Robert Louis Stevenson State Park

Stevenson Memorial Trail
Robert Louis Stevenson State Park
To Stevenson Memorial is 2 miles round trip; to summit of Mt. Saint Helena is 10 miles round trip with 1,300-foot elevation gain
Why Go
The Story

You can see the imposing mountain towering above the wineries. Mt. Saint Helena is a landmark, a wild backdrop behind the neat, cultivated vineyards of Napa Valley.

Best view of the wine country is from the top of 4,343-foot Mt. Saint Helena, reached by a five mile trail that winds through stands of knobcone pine to deliver summit panoramas of not only Napa Valley but the High Sierra and San Francisco Bay as well.

Most of the summit and broad shoulders of Mt. Saint Helena are protected by Robert Louis Stevenson State Park. Stevenson, best remembered for his imaginative novels, Dr. Jekyll and Mr. Hyde and Treasure Island, honeymooned in a cabin tucked in one of Mt. Saint Helena’s ravines in the summer of 1880.

Today you can take a short (one mile) hike into California literary history by joining the trail leading to the secluded site of the Stevensons’ honeymoon. Wrote Stevenson: “At sunrise, and again later at night, the scent of sweet bays filled the canyon.” A memorial in the form of an open book commemorates the author’s stay on the mountain and marks the site of his cabin. (Learn more about the author at the Robert Louis Stevenson Museum in St. Helena.)

Stevenson Memorial Trail is particularly enjoyable for the first interesting mile as it winds through the forest to the memorial. The next four miles of trail-a well-graded fire road leading to the summit-are frankly a bit monotonous; however, the grand vistas, becoming better and better as you climb, more than compensate.

Directions

Robert Louis Stevenson State Park is located off Highway 29, eight miles from Calistoga, California, with the main parking area and trailhead situated at 4625 or 4824 Lake County Highway. You’ll find parking turnouts on both sides of the highway. The trail departs from the west side.

The Hike

Just above the parking lot is a picnic area. During Stevenson’s day, a stage stop and the Toll House Hotel were located here. Signed Stevenson Memorial Trail switchbacks up a shady slope forested with oak, madrone, bay and Douglas fir. A pleasant mile’s walk brings you face-to-face with the granite Stevenson memorial, itself something of a historical curiosity, having been erected by “The Club Women of Napa County” in 1911.

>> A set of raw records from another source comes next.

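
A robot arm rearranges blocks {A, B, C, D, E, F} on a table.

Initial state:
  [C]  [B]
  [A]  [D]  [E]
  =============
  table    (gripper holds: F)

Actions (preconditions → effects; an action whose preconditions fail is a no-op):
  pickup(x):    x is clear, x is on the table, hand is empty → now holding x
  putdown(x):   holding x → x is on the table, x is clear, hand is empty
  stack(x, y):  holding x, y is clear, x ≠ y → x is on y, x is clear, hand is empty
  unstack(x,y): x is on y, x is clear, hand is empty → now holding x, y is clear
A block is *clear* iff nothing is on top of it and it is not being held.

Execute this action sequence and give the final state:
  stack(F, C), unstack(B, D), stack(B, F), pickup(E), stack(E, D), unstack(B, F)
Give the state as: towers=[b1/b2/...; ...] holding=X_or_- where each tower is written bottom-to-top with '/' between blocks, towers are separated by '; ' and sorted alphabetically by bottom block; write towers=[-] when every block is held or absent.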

To continue to the peak, scramble up a badly eroded hundred-yard-long stretch of trail to the fire road and turn left. The road soon brings you to a hairpin turn and the first grand view en route. You can admire part of the Napa Valley and surrounding ridges, San Francisco high-rises, as well as two distinct and aptly named nearby peaks: Turk’s Head to the west and Red Hill to the south.

The road continues climbing moderately, but doggedly, up the mountain. Wind-battered, but unbowed, knobcone pine dot the middle slopes of Mt. Saint Helena. Three miles from the trailhead, you’ll pass under some power lines, and another half mile’s travel brings you to a junction with a spur trail leading 0.4 mile to Mt. Saint Helena’s South Peak.

A half mile from the summit, the road passes through a forest of sugar pine and Douglas fir, then begins the final climb to the peak. Various transmitters, communication facilities and a fire lookout clutter the summit, but don’t block the view. Vistas include the Sonoma County coast to the west, Santa Rosa due south, San Francisco and the Bay to the southwest, the High Sierra north of Yosemite to the east. On the clearest of days, you might be able to glimpse Mt. Shasta, nearly 200 miles to the northeast.